Certains chrétiens disent : « On a tant fait de mal aux juifs qu'il n'est plus possible de leur dire quoi que ce soit. On peut juste les aimer ». « Ce 'on' ne représente pas tous les chrétiens, rappelle Stephen Pacht. Des chrétiens peuvent avoir honte du passé de l'Eglise, mais jamais de Jésus qu'ils représentent ! »

Claude-Alain Baehler

  • Encadré 1:

    Bio express
    Stephen Pacht, père de famille de 56 ans, est directeur pour la Suisse de la mission Juifs pour Jésus. Ses parents, juifs athées, non pratiquants et sensibles à la souffrance des juifs, sont originaires de Vienne. Durant la Seconde Guerre mondiale, contraints à la fuite, ils ont passé par la Suisse. Une fois la paix revenue, ils se sont établis en Grande-Bretagne. Stephen Pacht a grandi dans ce pays. Il a découvert l'Evangile à l'université, grâce à un ami chrétien évangélique.
    Expert comptable de formation, Stephen Pacht est devenu missionnaire en Grande-Bretagne. Plus tard, en 1992, il a fondé la branche française de Juifs pour Jésus à Paris. Depuis un peu plus de trois ans, il développe une nouvelle antenne en Suisse.

  • Encadré 2:

    L'opposant : Jews for Judaism
    L'organisation étasunienne Jews for Judaism (Juifs pour le judaïsme) combat les juifs messianiques avec virulence.
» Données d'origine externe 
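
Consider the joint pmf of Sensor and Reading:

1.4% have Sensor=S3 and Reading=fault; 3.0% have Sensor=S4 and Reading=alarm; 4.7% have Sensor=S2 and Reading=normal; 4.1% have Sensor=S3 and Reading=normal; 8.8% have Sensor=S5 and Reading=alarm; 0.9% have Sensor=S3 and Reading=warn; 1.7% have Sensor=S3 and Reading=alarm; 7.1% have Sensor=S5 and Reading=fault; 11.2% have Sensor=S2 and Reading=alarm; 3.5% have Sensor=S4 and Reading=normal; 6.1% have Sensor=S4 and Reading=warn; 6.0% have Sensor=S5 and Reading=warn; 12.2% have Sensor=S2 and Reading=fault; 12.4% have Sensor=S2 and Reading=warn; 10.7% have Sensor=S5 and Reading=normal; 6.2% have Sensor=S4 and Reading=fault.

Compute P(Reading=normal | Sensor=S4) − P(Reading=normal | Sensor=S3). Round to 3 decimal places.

-0.320

P(Sensor=S4) = 0.035 + 0.061 + 0.030 + 0.062 = 0.188; P(Reading=normal | Sensor=S4) = 0.035/0.188 = 0.1862.
P(Sensor=S3) = 0.041 + 0.009 + 0.017 + 0.014 = 0.081; P(Reading=normal | Sensor=S3) = 0.041/0.081 = 0.5062.
Difference = -0.320.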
Elle prétend que l'organisation Juifs pour Jésus tente, comme les nazis, d'éradiquer les juifs.
    Jews for Judaism cherche à montrer qu'il est impossible à la fois d'être juif et de reconnaître en Jésus le Messie. L'organisation sanctuarise l'idée d'un fossé infranchissable entre juifs et chrétiens, causé par des siècles de persécutions. Se basant sur des textes tels que Jean 8.44, 1 Thessaloniciens 2.15 ou Matthieu 27.25, elle soutient que les persécutions ne sont pas le fait de faux chrétiens, mais de vrais chrétiens influencés par le Nouveau Testament.
    Il existe d'autres groupes au langage plus nuancé, tels que l'Amitié judéo-chrétienne ou le Council of Christian and Jews (Conseil des chrétiens et des juifs) en Grande-Bretagne. Ces organisations cherchent à développer de bons rapports et des échanges avec la communauté juive. Elles pensent que cela passe par l'abandon de tout prosélytisme. Leur position est donc en tension avec le point de vue évangélique. Ces groupes deviennent souvent les porte-parole d'un judaïsme qui ne veut pas d'évangélisation.